こうした厳格な規制にもかかわらず、普及の勢いは衰えていない。Chainalysisはすでに2025年の暗号資産普及指数においてインドを世界第1位にランク付けしている。このランキングはリテール利用、機関投資家の活動、CeFi、分散型金融を総合的に評価したものだ。インドの暗号資産ユーザー数は1億1,900万人に達し、世界最大のユーザー基盤を誇る。
若年層ユーザー、UPIを通じたモバイル決済の習慣、そして副収入への需要がその一因となっている。税負担が重くても、人々は暗号資産の利用を続けている。
7月2日、インド下院(ローク・サバー)は初めて暗号資産に関する質疑のためにRBIを招致した。RBIは長らく仮想デジタル資産は一切運営されるべきでないと主張してきたため、これは注目に値する。議会が中央銀行に説明を求めたことは、この議論がまったく決着していないことを示している。

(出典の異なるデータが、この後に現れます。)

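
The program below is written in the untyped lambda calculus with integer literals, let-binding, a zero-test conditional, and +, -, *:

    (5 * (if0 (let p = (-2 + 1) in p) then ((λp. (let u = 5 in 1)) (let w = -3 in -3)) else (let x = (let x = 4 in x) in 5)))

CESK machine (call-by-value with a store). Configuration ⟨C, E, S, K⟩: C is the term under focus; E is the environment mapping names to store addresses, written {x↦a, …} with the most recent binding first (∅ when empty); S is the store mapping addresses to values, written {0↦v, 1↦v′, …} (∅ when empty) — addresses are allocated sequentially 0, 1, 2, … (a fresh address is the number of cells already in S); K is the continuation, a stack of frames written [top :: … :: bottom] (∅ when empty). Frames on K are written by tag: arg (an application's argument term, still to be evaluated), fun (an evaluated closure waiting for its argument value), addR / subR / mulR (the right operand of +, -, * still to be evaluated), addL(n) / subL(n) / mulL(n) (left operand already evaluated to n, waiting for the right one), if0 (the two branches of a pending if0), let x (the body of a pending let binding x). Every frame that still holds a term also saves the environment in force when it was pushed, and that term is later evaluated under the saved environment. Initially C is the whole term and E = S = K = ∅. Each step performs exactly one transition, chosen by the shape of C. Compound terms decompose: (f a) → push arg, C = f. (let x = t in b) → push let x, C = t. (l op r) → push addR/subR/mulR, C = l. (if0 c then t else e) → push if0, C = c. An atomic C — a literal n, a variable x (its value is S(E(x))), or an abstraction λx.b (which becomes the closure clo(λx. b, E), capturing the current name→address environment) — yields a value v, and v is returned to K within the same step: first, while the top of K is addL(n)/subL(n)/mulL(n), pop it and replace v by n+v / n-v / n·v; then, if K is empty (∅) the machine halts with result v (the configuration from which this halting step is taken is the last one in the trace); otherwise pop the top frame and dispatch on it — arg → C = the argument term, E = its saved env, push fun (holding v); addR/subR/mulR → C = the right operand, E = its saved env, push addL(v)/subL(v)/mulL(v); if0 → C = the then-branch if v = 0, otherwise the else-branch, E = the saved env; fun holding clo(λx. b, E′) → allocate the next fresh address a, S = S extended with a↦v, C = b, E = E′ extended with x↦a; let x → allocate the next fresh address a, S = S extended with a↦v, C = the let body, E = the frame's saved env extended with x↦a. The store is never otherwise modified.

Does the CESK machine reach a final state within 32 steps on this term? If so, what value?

Answer: 25

Execution trace:
0. ⟨C=(5 * (if0 (let p = (-2 + 1) in p) then ((λp. (let u = 5 in 1)) (let w = -3 in -3)) else (let x = (let x = 4 in x) in 5))); E=∅; S=∅; K=∅⟩
1. ⟨C=5; E=∅; S=∅; K=[mulR]⟩
2. ⟨C=(if0 (let p = (-2 + 1) in p) then ((λp. (let u = 5 in 1)) (let w = -3 in -3)) else (let x = (let x = 4 in x) in 5)); E=∅; S=∅; K=[mulL(5)]⟩
3. ⟨C=(let p = (-2 + 1) in p); E=∅; S=∅; K=[if0 :: mulL(5)]⟩
4. ⟨C=(-2 + 1); E=∅; S=∅; K=[let p :: if0 :: mulL(5)]⟩
5. ⟨C=-2; E=∅; S=∅; K=[addR :: let p :: if0 :: mulL(5)]⟩
6. ⟨C=1; E=∅; S=∅; K=[addL(-2) :: let p :: if0 :: mulL(5)]⟩
7. ⟨C=p; E={p↦0}; S={0↦-1}; K=[if0 :: mulL(5)]⟩
8. ⟨C=(let x = (let x = 4 in x) in 5); E=∅; S={0↦-1}; K=[mulL(5)]⟩
9. ⟨C=(let x = 4 in x); E=∅; S={0↦-1}; K=[let x :: mulL(5)]⟩
10. ⟨C=4; E=∅; S={0↦-1}; K=[let x :: let x :: mulL(5)]⟩
11. ⟨C=x; E={x↦1}; S={0↦-1, 1↦4}; K=[let x :: mulL(5)]⟩
12. ⟨C=5; E={x↦2}; S={0↦-1, 1↦4, 2↦4}; K=[mulL(5)]⟩
→ final value 25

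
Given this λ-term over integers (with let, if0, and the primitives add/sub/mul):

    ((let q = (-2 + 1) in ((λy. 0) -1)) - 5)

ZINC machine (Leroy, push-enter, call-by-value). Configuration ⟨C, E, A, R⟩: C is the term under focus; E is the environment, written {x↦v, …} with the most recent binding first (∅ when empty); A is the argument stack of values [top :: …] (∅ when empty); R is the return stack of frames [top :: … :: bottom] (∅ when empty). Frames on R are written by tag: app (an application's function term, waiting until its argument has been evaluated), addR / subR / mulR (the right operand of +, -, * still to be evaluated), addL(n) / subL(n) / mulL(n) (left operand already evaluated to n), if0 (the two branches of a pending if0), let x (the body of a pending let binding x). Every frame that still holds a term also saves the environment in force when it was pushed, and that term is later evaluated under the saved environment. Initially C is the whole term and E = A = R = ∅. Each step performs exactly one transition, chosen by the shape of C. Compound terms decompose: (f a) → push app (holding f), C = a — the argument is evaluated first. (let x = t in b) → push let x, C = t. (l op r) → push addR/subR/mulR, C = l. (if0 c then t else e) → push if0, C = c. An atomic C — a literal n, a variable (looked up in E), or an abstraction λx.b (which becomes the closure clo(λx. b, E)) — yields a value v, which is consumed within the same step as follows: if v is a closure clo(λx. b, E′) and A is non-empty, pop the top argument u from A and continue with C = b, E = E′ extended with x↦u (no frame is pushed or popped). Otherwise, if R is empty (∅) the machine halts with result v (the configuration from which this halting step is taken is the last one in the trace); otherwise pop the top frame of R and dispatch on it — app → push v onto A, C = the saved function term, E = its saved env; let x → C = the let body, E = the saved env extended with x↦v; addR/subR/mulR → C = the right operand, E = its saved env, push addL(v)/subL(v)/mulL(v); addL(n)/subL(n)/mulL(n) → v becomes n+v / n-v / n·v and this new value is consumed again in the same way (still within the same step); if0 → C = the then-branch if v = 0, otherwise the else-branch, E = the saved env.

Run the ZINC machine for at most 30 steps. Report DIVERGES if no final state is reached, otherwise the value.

Answer: -5

Execution trace:
step 0: <C=((let q = (-2 + 1) in ((λy. 0) -1)) - 5), E=∅, A=∅, R=∅>
step 1: <C=(let q = (-2 + 1) in ((λy. 0) -1)), E=∅, A=∅, R=[subR]>
step 2: <C=(-2 + 1), E=∅, A=∅, R=[let q :: subR]>
step 3: <C=-2, E=∅, A=∅, R=[addR :: let q :: subR]>
step 4: <C=1, E=∅, A=∅, R=[addL(-2) :: let q :: subR]>
step 5: <C=((λy. 0) -1), E={q↦-1}, A=∅, R=[subR]>
step 6: <C=-1, E={q↦-1}, A=∅, R=[app :: subR]>
step 7: <C=(λy. 0), E={q↦-1}, A=[-1], R=[subR]>
step 8: <C=0, E={y↦-1, q↦-1}, A=∅, R=[subR]>
step 9: <C=5, E=∅, A=∅, R=[subL(0)]>
→ final value -5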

この対立の背後にある数字は無視できない。インドは3年連続でグローバルな普及を牽引しているにもかかわらず、取引高の73%は依然として海外の取引所で行われており、180社以上のインドの暗号資産関連スタートアップがすでに事業拠点を海外に移している。
インドはこの活動から税収を得ている。しかし、いまだ明確なルールブックを整備するには至っていない。

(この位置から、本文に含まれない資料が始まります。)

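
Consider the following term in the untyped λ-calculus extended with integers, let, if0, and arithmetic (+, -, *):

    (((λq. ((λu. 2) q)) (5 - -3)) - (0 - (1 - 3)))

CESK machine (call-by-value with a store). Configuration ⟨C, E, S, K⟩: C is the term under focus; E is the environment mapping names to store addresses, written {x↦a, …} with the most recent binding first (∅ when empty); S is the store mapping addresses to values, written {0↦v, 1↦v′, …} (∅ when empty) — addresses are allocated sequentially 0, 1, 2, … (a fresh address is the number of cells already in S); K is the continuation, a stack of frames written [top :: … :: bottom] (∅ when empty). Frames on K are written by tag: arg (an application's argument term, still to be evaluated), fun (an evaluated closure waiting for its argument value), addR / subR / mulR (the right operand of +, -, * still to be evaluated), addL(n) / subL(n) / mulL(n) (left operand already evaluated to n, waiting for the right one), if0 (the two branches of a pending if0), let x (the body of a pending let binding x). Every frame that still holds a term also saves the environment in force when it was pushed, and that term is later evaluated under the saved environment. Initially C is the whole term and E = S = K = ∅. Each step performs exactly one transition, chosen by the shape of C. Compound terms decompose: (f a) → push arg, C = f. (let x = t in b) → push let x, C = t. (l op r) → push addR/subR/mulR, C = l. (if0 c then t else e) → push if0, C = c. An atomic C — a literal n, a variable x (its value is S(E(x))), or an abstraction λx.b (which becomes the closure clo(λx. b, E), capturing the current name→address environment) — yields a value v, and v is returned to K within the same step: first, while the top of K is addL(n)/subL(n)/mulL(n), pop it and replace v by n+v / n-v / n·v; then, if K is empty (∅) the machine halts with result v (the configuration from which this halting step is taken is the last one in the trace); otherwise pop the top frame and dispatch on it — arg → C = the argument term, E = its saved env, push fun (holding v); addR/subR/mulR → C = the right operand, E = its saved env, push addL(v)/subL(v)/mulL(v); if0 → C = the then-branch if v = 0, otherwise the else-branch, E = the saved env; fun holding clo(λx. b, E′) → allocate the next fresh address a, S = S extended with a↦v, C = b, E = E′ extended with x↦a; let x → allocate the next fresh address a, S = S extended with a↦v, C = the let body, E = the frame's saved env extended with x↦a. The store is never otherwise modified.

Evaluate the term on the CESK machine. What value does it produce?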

7月2日の公聴会を経て、3つの選択肢が浮かび上がっている。
立法者が真の規制を構築し、インドをデジタル資産のハブへと転換させる。
活動を全面的に禁止し、より多くの人材と資本を海外へ流出させる。
あるいは、5月の取引所との会合で起きたように、現状維持のままにとどまる。
一部の基礎的な枠組みはすでに存在する。FIU-INDはPMLA規則に基づき54社以上のVDASPを登録済みで、更新されたAMLおよびKYCガイドラインが今年1月に施行された。2026年4月からはセクション509報告が追加の層として加わり、CARFデータ共有は2027年4月に開始予定だ。

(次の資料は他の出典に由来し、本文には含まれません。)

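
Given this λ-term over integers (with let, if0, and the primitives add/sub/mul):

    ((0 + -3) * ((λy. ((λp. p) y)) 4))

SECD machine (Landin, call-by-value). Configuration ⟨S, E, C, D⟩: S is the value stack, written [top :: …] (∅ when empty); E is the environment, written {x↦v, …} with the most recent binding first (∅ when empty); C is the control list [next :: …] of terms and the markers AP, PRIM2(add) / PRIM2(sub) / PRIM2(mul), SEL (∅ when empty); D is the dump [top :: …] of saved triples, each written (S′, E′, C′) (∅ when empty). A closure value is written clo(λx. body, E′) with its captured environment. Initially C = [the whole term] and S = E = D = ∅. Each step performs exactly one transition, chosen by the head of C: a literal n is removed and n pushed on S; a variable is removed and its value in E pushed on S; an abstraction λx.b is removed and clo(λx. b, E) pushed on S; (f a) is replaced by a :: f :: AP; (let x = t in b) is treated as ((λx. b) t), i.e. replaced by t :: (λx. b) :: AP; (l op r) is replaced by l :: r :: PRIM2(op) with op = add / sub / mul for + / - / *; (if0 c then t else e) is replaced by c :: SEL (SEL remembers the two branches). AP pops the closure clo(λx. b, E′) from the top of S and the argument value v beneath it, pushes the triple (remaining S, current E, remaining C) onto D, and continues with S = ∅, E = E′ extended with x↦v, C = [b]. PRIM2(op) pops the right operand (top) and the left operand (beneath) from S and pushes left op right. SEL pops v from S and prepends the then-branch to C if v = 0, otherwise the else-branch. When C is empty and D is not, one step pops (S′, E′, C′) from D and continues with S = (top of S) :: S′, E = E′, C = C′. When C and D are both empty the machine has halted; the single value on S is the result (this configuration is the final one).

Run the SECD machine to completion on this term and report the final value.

Answer: -12

Machine steps:
0. ⟨S=∅; E=∅; C=[((0 + -3) * ((λy. ((λp. p) y)) 4))]; D=∅⟩
1. ⟨S=∅; E=∅; C=[(0 + -3) :: ((λy. ((λp. p) y)) 4) :: PRIM2(mul)]; D=∅⟩
2. ⟨S=∅; E=∅; C=[0 :: -3 :: PRIM2(add) :: ((λy. ((λp. p) y)) 4) :: PRIM2(mul)]; D=∅⟩
3. ⟨S=[0]; E=∅; C=[-3 :: PRIM2(add) :: ((λy. ((λp. p) y)) 4) :: PRIM2(mul)]; D=∅⟩
4. ⟨S=[-3 :: 0]; E=∅; C=[PRIM2(add) :: ((λy. ((λp. p) y)) 4) :: PRIM2(mul)]; D=∅⟩
5. ⟨S=[-3]; E=∅; C=[((λy. ((λp. p) y)) 4) :: PRIM2(mul)]; D=∅⟩
6. ⟨S=[-3]; E=∅; C=[4 :: (λy. ((λp. p) y)) :: AP :: PRIM2(mul)]; D=∅⟩
7. ⟨S=[4 :: -3]; E=∅; C=[(λy. ((λp. p) y)) :: AP :: PRIM2(mul)]; D=∅⟩
8. ⟨S=[clo(λy. ((λp. p) y), ∅) :: 4 :: -3]; E=∅; C=[AP :: PRIM2(mul)]; D=∅⟩
9. ⟨S=∅; E={y↦4}; C=[((λp. p) y)]; D=[([-3], ∅, [PRIM2(mul)])]⟩
10. ⟨S=∅; E={y↦4}; C=[y :: (λp. p) :: AP]; D=[([-3], ∅, [PRIM2(mul)])]⟩
11. ⟨S=[4]; E={y↦4}; C=[(λp. p) :: AP]; D=[([-3], ∅, [PRIM2(mul)])]⟩
12. ⟨S=[clo(λp. p, {y↦4}) :: 4]; E={y↦4}; C=[AP]; D=[([-3], ∅, [PRIM2(mul)])]⟩
13. ⟨S=∅; E={p↦4, y↦4}; C=[p]; D=[(∅, {y↦4}, ∅) :: ([-3], ∅, [PRIM2(mul)])]⟩
14. ⟨S=[4]; E={p↦4, y↦4}; C=∅; D=[(∅, {y↦4}, ∅) :: ([-3], ∅, [PRIM2(mul)])]⟩
15. ⟨S=[4]; E={y↦4}; C=∅; D=[([-3], ∅, [PRIM2(mul)])]⟩
16. ⟨S=[4 :: -3]; E=∅; C=[PRIM2(mul)]; D=∅⟩
17. ⟨S=[-12]; E=∅; C=∅; D=∅⟩
→ final value -12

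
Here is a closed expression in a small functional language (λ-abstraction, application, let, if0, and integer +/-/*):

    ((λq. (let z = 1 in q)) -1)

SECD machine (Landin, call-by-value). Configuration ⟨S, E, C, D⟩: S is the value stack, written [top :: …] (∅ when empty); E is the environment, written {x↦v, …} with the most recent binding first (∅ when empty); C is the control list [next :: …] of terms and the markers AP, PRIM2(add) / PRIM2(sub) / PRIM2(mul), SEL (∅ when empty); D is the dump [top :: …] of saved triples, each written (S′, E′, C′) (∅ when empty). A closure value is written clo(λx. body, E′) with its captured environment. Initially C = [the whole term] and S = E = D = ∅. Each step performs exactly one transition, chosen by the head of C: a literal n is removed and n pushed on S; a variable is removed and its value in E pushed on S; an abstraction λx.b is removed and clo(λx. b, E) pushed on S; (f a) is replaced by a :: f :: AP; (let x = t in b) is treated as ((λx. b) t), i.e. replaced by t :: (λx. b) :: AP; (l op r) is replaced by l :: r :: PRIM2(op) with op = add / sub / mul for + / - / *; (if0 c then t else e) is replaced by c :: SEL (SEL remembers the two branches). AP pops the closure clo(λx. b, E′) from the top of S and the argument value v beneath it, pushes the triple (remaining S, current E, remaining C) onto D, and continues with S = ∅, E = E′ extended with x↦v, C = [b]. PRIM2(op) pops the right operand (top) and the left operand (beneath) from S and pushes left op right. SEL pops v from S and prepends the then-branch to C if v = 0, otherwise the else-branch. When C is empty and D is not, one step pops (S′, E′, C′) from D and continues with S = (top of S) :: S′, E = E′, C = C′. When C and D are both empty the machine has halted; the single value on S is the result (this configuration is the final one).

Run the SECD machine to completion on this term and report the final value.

Answer: -1

Execution trace:
[0] <S=∅, E=∅, C=[((λq. (let z = 1 in q)) -1)], D=∅>
[1] <S=∅, E=∅, C=[-1 :: (λq. (let z = 1 in q)) :: AP], D=∅>
[2] <S=[-1], E=∅, C=[(λq. (let z = 1 in q)) :: AP], D=∅>
[3] <S=[clo(λq. (let z = 1 in q), ∅) :: -1], E=∅, C=[AP], D=∅>
[4] <S=∅, E={q↦-1}, C=[(let z = 1 in q)], D=[(∅, ∅, ∅)]>
[5] <S=∅, E={q↦-1}, C=[1 :: (λz. q) :: AP], D=[(∅, ∅, ∅)]>
[6] <S=[1], E={q↦-1}, C=[(λz. q) :: AP], D=[(∅, ∅, ∅)]>
[7] <S=[clo(λz. q, {q↦-1}) :: 1], E={q↦-1}, C=[AP], D=[(∅, ∅, ∅)]>
[8] <S=∅, E={z↦1, q↦-1}, C=[q], D=[(∅, {q↦-1}, ∅) :: (∅, ∅, ∅)]>
[9] <S=[-1], E={z↦1, q↦-1}, C=∅, D=[(∅, {q↦-1}, ∅) :: (∅, ∅, ∅)]>
[10] <S=[-1], E={q↦-1}, C=∅, D=[(∅, ∅, ∅)]>
[11] <S=[-1], E=∅, C=∅, D=∅>
→ final value -1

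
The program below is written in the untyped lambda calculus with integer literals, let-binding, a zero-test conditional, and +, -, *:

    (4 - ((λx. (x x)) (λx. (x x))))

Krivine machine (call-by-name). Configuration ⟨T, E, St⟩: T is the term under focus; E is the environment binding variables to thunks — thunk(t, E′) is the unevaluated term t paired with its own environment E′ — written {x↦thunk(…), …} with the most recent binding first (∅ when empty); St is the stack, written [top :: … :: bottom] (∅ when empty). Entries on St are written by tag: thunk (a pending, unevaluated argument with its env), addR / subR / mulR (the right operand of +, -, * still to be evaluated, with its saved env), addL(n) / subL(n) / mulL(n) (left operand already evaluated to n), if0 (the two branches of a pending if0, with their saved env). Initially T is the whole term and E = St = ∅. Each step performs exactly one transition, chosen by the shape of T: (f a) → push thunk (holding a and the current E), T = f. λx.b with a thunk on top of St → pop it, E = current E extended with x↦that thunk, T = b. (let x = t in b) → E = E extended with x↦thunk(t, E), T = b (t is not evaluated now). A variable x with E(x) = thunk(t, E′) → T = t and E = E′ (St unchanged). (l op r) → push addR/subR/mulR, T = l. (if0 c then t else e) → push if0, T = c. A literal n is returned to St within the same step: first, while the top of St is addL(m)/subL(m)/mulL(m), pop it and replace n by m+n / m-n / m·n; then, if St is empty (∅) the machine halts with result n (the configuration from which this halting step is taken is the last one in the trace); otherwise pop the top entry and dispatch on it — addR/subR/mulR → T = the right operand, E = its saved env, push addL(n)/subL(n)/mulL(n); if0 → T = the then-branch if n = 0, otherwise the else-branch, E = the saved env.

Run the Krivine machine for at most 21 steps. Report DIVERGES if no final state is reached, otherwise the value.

Answer: DIVERGES (no final state within 21 steps)

Machine steps:
[0] <T=(4 - ((λx. (x x)) (λx. (x x)))), E=∅, St=∅>
[1] <T=4, E=∅, St=[subR]>
[2] <T=((λx. (x x)) (λx. (x x))), E=∅, St=[subL(4)]>
[3] <T=(λx. (x x)), E=∅, St=[thunk :: subL(4)]>
[4] <T=(x x), E={x↦thunk((λx. (x x)), ∅)}, St=[subL(4)]>
[5] <T=x, E={x↦thunk((λx. (x x)), ∅)}, St=[thunk :: subL(4)]>
[6] <T=(λx. (x x)), E=∅, St=[thunk :: subL(4)]>
[7] <T=(x x), E={x↦thunk(x, {x↦thunk((λx. (x x)), ∅)})}, St=[subL(4)]>
[8] <T=x, E={x↦thunk(x, {x↦thunk((λx. (x x)), ∅)})}, St=[thunk :: subL(4)]>
[9] <T=x, E={x↦thunk((λx. (x x)), ∅)}, St=[thunk :: subL(4)]>
[10] <T=(λx. (x x)), E=∅, St=[thunk :: subL(4)]>
[11] <T=(x x), E={x↦thunk(x, {x↦thunk(x, {x↦thunk((λx. (x x)), ∅)})})}, St=[subL(4)]>
[12] <T=x, E={x↦thunk(x, {x↦thunk(x, {x↦thunk((λx. (x x)), ∅)})})}, St=[thunk :: subL(4)]>
[13] <T=x, E={x↦thunk(x, {x↦thunk((λx. (x x)), ∅)})}, St=[thunk :: subL(4)]>
[14] <T=x, E={x↦thunk((λx. (x x)), ∅)}, St=[thunk :: subL(4)]>
[15] <T=(λx. (x x)), E=∅, St=[thunk :: subL(4)]>
[16] <T=(x x), E={x↦thunk(x, {x↦thunk(x, {x↦thunk(x, {x↦thunk((λx. (x x)), ∅)})})})}, St=[subL(4)]>
[17] <T=x, E={x↦thunk(x, {x↦thunk(x, {x↦thunk(x, {x↦thunk((λx. (x x)), ∅)})})})}, St=[thunk :: subL(4)]>
[18] <T=x, E={x↦thunk(x, {x↦thunk(x, {x↦thunk((λx. (x x)), ∅)})})}, St=[thunk :: subL(4)]>
[19] <T=x, E={x↦thunk(x, {x↦thunk((λx. (x x)), ∅)})}, St=[thunk :: subL(4)]>
[20] <T=x, E={x↦thunk((λx. (x x)), ∅)}, St=[thunk :: subL(4)]>
[21] <T=(λx. (x x)), E=∅, St=[thunk :: subL(4)]>
→ 21 transitions taken and the configuration is still not final: no result within 21 steps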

しかしこれらはいずれも、カストディ、ステーブルコイン、または分散型金融に関する実際の枠組みの代替にはならない。専門家たちは、インドが毎月ユーザーを増やし続けている中でも、このギャップが現在のインド暗号資産規制における最大の空白であり続けていると指摘している。
世論にも独自の意見がある。一部のネット上のコメント投稿者は、インドが独自の国営暗号資産取引所を立ち上げ、暗号資産を使った株式購入を認め、デジタル資産をルピー安への対抗手段として活用すべきと主張している。現時点でこれらはいずれも公式計画には存在しないが、世論の想像力が実際の政策をどれだけ先行しているかを示している。
免責事項:本記事は情報提供のみを目的としており、金融または投資アドバイスを構成するものではありません。暗号資産市場には重大なリスクが伴います。投資判断を行う前には、必ずご自身で調査を行ってください。